Yankees Get Stanton Insurance
While the primary impetus for Cashman acquiring Benintendi was likely to replace Gallo, Benintendi also provides them with some insurance in the wake of Giancarlo Stanton's latest injury.
The Yankees announced Tuesday that Stanton was placed on the 10-day injured list with Achilles tendinitis.
In the announcement, Boone noted Stanton requested an MRI after waking up "really sore getting around and doing some things." He added the team hopes and believes "it's a minor thing," but Stanton's injury history does make this situation worth monitoring.
Stanton, who was named MVP of the 2022 All-Star Game, had a stint on the injured list earlier this season with a strained calf. He only missed 10 games before returning June 4, but the five-time All-Star has missed at least 23 games in each of the previous three seasons.
Benintendi is a very different player than Stanton, as his game is predicated on contact and a high batting average. Stanton is only hitting .228 this season, but he's slugging .498 with 24 homers in 289 at-bats.
The best version of this Yankees lineup will have Benintendi and Stanton playing together, but they won't need to rush Stanton back now.
Are the Yankees Out on Juan Soto?
There might be an air of disappointment hovering over Yankees fans after adding Benintendi because he's not Juan Soto.

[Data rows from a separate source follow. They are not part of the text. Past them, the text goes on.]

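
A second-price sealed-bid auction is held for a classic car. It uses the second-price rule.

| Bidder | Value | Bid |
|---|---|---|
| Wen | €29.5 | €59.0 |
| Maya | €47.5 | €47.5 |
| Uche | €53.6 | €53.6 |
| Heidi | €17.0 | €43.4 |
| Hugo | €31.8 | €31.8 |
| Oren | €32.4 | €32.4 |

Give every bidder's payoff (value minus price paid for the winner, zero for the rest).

Ranking the bids: Wen €59.0, then Uche €53.6, then Maya €47.5, then Heidi €43.4, then Oren €32.4, then Hugo €31.8.
Wen has the top bid and wins; the price is the second-highest bid, €53.6.
Wen's payoff = €29.5 − €53.6 = -€24.1. All other bidders lose, so their payoff is 0.

Wen -€24.1, Maya €0.0, Uche €0.0, Heidi €0.0, Hugo €0.0, Oren €0.0.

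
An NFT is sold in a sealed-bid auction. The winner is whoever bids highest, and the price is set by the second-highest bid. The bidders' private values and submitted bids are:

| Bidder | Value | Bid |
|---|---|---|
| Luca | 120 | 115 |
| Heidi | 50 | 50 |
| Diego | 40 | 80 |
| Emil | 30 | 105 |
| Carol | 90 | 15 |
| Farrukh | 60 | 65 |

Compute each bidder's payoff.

Payoffs: Luca 15, Heidi 0, Diego 0, Emil 0, Carol 0, Farrukh 0.

Ordered from highest: Luca 115; Emil 105; Diego 80; Farrukh 65; Heidi 50; Carol 15.
Luca has the top bid and wins; the price is the second-highest bid, 105.
Luca's payoff = 120 − 105 = 15. All other bidders lose, so their payoff is 0.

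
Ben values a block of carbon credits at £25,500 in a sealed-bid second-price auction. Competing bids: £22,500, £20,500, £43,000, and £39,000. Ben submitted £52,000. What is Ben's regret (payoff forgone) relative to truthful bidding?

The highest competing bid is £43,000.
Bidding truthfully at £25,500: the top bid is £43,000 (a rival), so Ben loses. Payoff = £0.
Bidding £52,000: Ben has the top bid, wins, and pays the second-highest bid £43,000. Payoff = £25,500 − £43,000 = -£17,500.
Regret = truthful payoff − actual payoff = £0 − -£17,500 = £17,500.

Payoff forgone: £17,500.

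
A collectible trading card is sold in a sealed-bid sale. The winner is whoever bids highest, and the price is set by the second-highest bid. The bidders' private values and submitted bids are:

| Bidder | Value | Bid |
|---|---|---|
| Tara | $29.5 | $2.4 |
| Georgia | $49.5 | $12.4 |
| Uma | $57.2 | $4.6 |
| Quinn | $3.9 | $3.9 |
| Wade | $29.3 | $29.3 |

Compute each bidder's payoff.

Payoffs: Tara $0.0, Georgia $0.0, Uma $0.0, Quinn $0.0, Wade $16.9.

Ranking the bids: Wade $29.3 > Georgia $12.4 > Uma $4.6 > Quinn $3.9 > Tara $2.4.
Wade has the top bid and wins; the price is the second-highest bid, $12.4.
Wade's payoff = $29.3 − $12.4 = $16.9. All other bidders lose, so their payoff is 0.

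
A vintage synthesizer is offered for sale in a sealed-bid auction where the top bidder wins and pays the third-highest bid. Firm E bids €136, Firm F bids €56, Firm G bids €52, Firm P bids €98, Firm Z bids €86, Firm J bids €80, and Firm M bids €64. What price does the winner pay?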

ESPN's Jeff Passan recently said on an episode of ESPN Daily that New York has the prospects to make a competitive offer to the Washington Nationals for the 23-year-old superstar.
Any potential offer from the Yankees for Soto would presumably have to include shortstop Anthony Volpe, as the 21-year-old is the No. 7 overall prospect in baseball, per MLB.com.
There have been rumblings that the St. Louis Cardinals are emerging as a front-runner in the Soto sweepstakes.
Per Jeff Jones of the Belleville News-Democrat, the Cardinals' recent offer to Washington was built around 22-year-old second baseman Nolan Gorman and they would be willing to take on Patrick Corbin's contract to facilitate a deal.
It's still unclear how serious the Nationals are about potentially trading Soto during the season.
Passan noted earlier this week that executives around MLB are "unsure" about the sense of urgency from Washington general manager Mike Rizzo.
It seems unlikely this trade for Benintendi would prevent Cashman from going after Soto if he feels there is a real opportunity to get him. Benintendi can be a free agent at the end of this season; Soto is under team control through the 2024 season.
One potential scenario that the Yankees could be rooting for is Soto doesn't get traded by Tuesday's 6 p.m. ET deadline. That would serve two purposes, with the first one being it means he also didn't get moved to another team hoping to win the World Series this year.
But from a long-term perspective, it would allow Cashman to come back to Soto during the offseason. Judge's free agency is looming over the Yankees after this season, and he already turned down a seven-year, $213.5 million offer in spring training.
Judge's asking price isn't going to go down, as he's in the midst of an MVP-caliber season. His pending free agency will be fascinating because he's an elite player right now, but he will also turn 31 in April.
Rather than commit, say, seven or eight years to a 31-year-old who missed a total of 142 games from 2018 to 2020, the Yankees could make an aggressive play to add Soto while he has two years of team control remaining and hope to sign him to a long-term deal before he hits free agency after his age-25 season.